Stando a quanto emerso e ricostruito in diversi provvedimenti giudiziari e disciplinari, le rivelazioni sarebbero clamorose. Il sovrintendente della polizia di Colonia in servizio quella notte ha infatti riferito alla commissione investigativa che il ministro dell’Interno del Nord Reno-Westfalia avrebbe cercato di usare la propria posizione per influenzare le indagini. Dall’ufficio del ministro sarebbe addirittura partita una telefonata per “consigliare” di eliminare la parola stupro da un rapporto di polizia compilato sulla base della testimonianza di una ragazza diciannovenne che aveva raccontato di essere stata circondata da diverse decine di uomini che l’avrebbero palpeggiata e penetrata con le dita. Di fronte alle proteste dell’ufficiale per quell’indebita ingerenza, il funzionario ministeriale si sarebbe difeso spiegando che l’ordine di cancellare quel rapporto sarebbe arrivato dallo stesso titolare del dicastero.
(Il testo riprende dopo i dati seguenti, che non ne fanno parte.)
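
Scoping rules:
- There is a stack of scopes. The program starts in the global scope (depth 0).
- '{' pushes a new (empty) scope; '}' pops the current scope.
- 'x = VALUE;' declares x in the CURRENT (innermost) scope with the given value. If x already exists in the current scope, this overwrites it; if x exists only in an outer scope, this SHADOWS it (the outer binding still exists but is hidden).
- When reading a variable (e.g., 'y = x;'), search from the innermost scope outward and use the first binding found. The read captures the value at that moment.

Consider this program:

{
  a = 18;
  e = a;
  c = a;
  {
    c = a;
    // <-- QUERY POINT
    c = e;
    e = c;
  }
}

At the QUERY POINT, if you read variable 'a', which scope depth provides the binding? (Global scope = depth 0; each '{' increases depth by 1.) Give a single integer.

Step 1: enter scope (depth=1)
Step 2: declare a=18 at depth 1
Step 3: declare e=(read a)=18 at depth 1
Step 4: declare c=(read a)=18 at depth 1
Step 5: enter scope (depth=2)
Step 6: declare c=(read a)=18 at depth 2
Visible at query point: a=18 c=18 e=18

Answer: 1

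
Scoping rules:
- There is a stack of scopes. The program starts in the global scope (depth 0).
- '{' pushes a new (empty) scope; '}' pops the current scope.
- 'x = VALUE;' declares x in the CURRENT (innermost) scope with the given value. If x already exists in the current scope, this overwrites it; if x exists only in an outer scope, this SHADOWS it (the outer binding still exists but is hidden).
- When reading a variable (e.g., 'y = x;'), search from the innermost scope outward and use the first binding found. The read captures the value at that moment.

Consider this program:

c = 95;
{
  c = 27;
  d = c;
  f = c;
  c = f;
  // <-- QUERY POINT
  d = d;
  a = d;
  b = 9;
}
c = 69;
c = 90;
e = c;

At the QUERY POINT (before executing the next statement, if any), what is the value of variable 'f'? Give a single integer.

Answer: 27

Derivation:
Step 1: declare c=95 at depth 0
Step 2: enter scope (depth=1)
Step 3: declare c=27 at depth 1
Step 4: declare d=(read c)=27 at depth 1
Step 5: declare f=(read c)=27 at depth 1
Step 6: declare c=(read f)=27 at depth 1
Visible at query point: c=27 d=27 f=27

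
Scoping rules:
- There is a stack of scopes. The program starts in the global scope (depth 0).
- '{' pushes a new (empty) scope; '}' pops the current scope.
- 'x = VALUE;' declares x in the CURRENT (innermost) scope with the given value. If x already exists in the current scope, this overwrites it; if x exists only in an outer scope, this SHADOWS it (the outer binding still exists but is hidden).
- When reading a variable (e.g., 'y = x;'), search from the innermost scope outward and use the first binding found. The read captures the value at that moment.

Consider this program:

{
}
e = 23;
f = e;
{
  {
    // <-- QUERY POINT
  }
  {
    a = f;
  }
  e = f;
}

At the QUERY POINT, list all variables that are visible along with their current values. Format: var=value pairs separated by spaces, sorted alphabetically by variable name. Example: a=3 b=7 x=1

Step 1: enter scope (depth=1)
Step 2: exit scope (depth=0)
Step 3: declare e=23 at depth 0
Step 4: declare f=(read e)=23 at depth 0
Step 5: enter scope (depth=1)
Step 6: enter scope (depth=2)
Visible at query point: e=23 f=23

Answer: e=23 f=23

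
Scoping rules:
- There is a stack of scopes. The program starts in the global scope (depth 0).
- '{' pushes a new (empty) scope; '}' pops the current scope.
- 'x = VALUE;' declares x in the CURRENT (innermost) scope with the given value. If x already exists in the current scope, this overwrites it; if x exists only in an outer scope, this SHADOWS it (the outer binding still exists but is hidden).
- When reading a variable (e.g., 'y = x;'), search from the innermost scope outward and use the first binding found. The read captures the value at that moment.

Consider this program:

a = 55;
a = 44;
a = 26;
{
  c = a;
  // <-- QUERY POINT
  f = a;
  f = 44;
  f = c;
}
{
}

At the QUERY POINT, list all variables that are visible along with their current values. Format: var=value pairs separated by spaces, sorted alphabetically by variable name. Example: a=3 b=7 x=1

Answer: a=26 c=26

Derivation:
Step 1: declare a=55 at depth 0
Step 2: declare a=44 at depth 0
Step 3: declare a=26 at depth 0
Step 4: enter scope (depth=1)
Step 5: declare c=(read a)=26 at depth 1
Visible at query point: a=26 c=26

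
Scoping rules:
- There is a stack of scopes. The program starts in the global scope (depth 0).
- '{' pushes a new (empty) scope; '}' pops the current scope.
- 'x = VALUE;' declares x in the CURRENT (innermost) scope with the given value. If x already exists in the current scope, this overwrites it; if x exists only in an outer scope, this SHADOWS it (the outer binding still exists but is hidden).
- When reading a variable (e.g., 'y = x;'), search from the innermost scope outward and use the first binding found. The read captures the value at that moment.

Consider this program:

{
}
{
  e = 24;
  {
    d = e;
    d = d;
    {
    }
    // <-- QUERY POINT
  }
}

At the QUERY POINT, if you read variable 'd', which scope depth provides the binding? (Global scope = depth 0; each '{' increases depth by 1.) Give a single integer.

Step 1: enter scope (depth=1)
Step 2: exit scope (depth=0)
Step 3: enter scope (depth=1)
Step 4: declare e=24 at depth 1
Step 5: enter scope (depth=2)
Step 6: declare d=(read e)=24 at depth 2
Step 7: declare d=(read d)=24 at depth 2
Step 8: enter scope (depth=3)
Step 9: exit scope (depth=2)
Visible at query point: d=24 e=24

Answer: 2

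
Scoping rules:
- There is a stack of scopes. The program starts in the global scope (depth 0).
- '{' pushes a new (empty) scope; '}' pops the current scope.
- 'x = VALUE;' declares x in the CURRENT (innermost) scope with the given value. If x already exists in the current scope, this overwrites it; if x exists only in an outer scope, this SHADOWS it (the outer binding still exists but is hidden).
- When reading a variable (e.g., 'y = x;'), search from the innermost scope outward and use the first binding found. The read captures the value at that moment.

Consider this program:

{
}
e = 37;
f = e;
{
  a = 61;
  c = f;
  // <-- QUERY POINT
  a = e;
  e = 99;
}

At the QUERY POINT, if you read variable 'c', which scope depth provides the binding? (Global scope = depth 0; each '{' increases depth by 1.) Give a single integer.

Step 1: enter scope (depth=1)
Step 2: exit scope (depth=0)
Step 3: declare e=37 at depth 0
Step 4: declare f=(read e)=37 at depth 0
Step 5: enter scope (depth=1)
Step 6: declare a=61 at depth 1
Step 7: declare c=(read f)=37 at depth 1
Visible at query point: a=61 c=37 e=37 f=37

Answer: 1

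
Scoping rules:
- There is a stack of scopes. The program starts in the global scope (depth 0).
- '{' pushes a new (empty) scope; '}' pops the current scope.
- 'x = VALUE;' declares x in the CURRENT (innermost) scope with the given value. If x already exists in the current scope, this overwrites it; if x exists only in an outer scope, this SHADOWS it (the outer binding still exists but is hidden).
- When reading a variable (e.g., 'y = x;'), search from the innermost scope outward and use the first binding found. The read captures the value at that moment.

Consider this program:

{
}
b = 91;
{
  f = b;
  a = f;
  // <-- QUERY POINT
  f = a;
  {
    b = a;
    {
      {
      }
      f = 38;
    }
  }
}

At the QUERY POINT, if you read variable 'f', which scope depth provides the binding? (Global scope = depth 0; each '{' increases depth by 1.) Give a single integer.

Answer: 1

Derivation:
Step 1: enter scope (depth=1)
Step 2: exit scope (depth=0)
Step 3: declare b=91 at depth 0
Step 4: enter scope (depth=1)
Step 5: declare f=(read b)=91 at depth 1
Step 6: declare a=(read f)=91 at depth 1
Visible at query point: a=91 b=91 f=91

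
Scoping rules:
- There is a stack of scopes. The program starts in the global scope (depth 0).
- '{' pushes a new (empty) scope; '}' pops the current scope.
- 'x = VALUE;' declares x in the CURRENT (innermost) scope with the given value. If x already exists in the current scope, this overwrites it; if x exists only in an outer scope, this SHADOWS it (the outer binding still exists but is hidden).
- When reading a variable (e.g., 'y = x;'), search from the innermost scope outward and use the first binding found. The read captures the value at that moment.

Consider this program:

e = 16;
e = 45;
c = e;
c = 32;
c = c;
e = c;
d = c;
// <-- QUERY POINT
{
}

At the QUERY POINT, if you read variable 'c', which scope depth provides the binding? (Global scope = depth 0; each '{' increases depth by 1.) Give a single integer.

Step 1: declare e=16 at depth 0
Step 2: declare e=45 at depth 0
Step 3: declare c=(read e)=45 at depth 0
Step 4: declare c=32 at depth 0
Step 5: declare c=(read c)=32 at depth 0
Step 6: declare e=(read c)=32 at depth 0
Step 7: declare d=(read c)=32 at depth 0
Visible at query point: c=32 d=32 e=32

Answer: 0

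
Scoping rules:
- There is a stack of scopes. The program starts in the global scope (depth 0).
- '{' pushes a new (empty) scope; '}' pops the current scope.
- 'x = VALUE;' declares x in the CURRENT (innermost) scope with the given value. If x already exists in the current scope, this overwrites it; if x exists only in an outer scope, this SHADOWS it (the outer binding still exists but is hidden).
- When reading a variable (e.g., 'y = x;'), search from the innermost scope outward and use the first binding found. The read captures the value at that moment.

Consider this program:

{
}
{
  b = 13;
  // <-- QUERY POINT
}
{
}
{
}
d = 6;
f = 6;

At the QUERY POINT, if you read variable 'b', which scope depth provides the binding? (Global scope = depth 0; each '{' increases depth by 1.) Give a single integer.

Step 1: enter scope (depth=1)
Step 2: exit scope (depth=0)
Step 3: enter scope (depth=1)
Step 4: declare b=13 at depth 1
Visible at query point: b=13

Answer: 1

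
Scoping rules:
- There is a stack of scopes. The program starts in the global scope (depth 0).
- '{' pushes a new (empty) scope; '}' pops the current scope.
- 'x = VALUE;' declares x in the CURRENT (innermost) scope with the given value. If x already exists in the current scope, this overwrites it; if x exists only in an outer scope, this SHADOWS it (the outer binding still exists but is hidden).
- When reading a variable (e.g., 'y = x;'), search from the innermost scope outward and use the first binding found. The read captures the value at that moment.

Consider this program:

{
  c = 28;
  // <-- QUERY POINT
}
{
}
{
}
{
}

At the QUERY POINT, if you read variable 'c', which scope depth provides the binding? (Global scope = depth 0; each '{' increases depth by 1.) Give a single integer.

Answer: 1

Derivation:
Step 1: enter scope (depth=1)
Step 2: declare c=28 at depth 1
Visible at query point: c=28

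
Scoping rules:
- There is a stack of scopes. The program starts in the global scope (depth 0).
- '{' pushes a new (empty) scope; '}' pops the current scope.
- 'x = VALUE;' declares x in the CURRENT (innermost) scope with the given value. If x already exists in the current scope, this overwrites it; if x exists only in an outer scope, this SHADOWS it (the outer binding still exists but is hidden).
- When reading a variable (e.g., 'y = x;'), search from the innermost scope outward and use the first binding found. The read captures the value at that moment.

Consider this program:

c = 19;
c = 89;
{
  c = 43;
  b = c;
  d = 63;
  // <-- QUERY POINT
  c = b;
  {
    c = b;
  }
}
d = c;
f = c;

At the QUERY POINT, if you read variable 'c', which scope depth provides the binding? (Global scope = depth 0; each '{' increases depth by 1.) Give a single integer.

Step 1: declare c=19 at depth 0
Step 2: declare c=89 at depth 0
Step 3: enter scope (depth=1)
Step 4: declare c=43 at depth 1
Step 5: declare b=(read c)=43 at depth 1
Step 6: declare d=63 at depth 1
Visible at query point: b=43 c=43 d=63

Answer: 1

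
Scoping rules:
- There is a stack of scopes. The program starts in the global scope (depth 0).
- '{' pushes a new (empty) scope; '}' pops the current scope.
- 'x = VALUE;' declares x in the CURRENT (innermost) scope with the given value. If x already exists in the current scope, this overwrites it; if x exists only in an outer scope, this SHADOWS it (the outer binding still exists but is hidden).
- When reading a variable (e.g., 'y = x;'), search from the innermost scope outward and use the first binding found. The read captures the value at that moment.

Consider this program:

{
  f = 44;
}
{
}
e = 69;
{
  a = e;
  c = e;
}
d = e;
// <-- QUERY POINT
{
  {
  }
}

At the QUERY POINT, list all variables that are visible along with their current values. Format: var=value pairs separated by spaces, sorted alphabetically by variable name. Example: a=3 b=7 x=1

Step 1: enter scope (depth=1)
Step 2: declare f=44 at depth 1
Step 3: exit scope (depth=0)
Step 4: enter scope (depth=1)
Step 5: exit scope (depth=0)
Step 6: declare e=69 at depth 0
Step 7: enter scope (depth=1)
Step 8: declare a=(read e)=69 at depth 1
Step 9: declare c=(read e)=69 at depth 1
Step 10: exit scope (depth=0)
Step 11: declare d=(read e)=69 at depth 0
Visible at query point: d=69 e=69

Answer: d=69 e=69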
Attenzione, la pentola sociale tedesca è in ebollizione. E il coperchio potrebbe saltare da un momento all’altro. E la conferma di questo ci arriva da un proxy molto significativo della Germania, ovvero quell’Austria che sta rafforzando i controlli al Brennero e che due settimane fa ha visto trionfare al primo turno delle presidenziali il candidato della destra anti-immigrazione, l’Fpo. Bene, lunedì il ministro dell’Interno austriaco ha reso noto un report riguardo le aggressioni a sfondo xenofobo nel Paese e il risultato è inquietante: gli attacchi razzisti compiuti da estremisti di destra sono saliti di oltre il 50% lo scorso anno, con islamici ed ebrei come bersagli prioritari. Stando ai dati, nel 2015 sono stati compiuti 1156 crimini razziali contro i 750 del 2014, un aumento del 54% a fronte, invece, di un calo netto degli attacchi compiuti da gruppi dell’estrema sinistra, scesi a 186 lo scorso anno dai 371 del 2014. Ma c’è di più, perché in base al report 259 persone hanno viaggiato dall’Austria verso Siria o Iraq lo scorso anno per unirsi all’Isis, 75 dei quali sarebbero già ritornati nel Paese alpino, mentre altri 43 sarebbero morti in combattimento.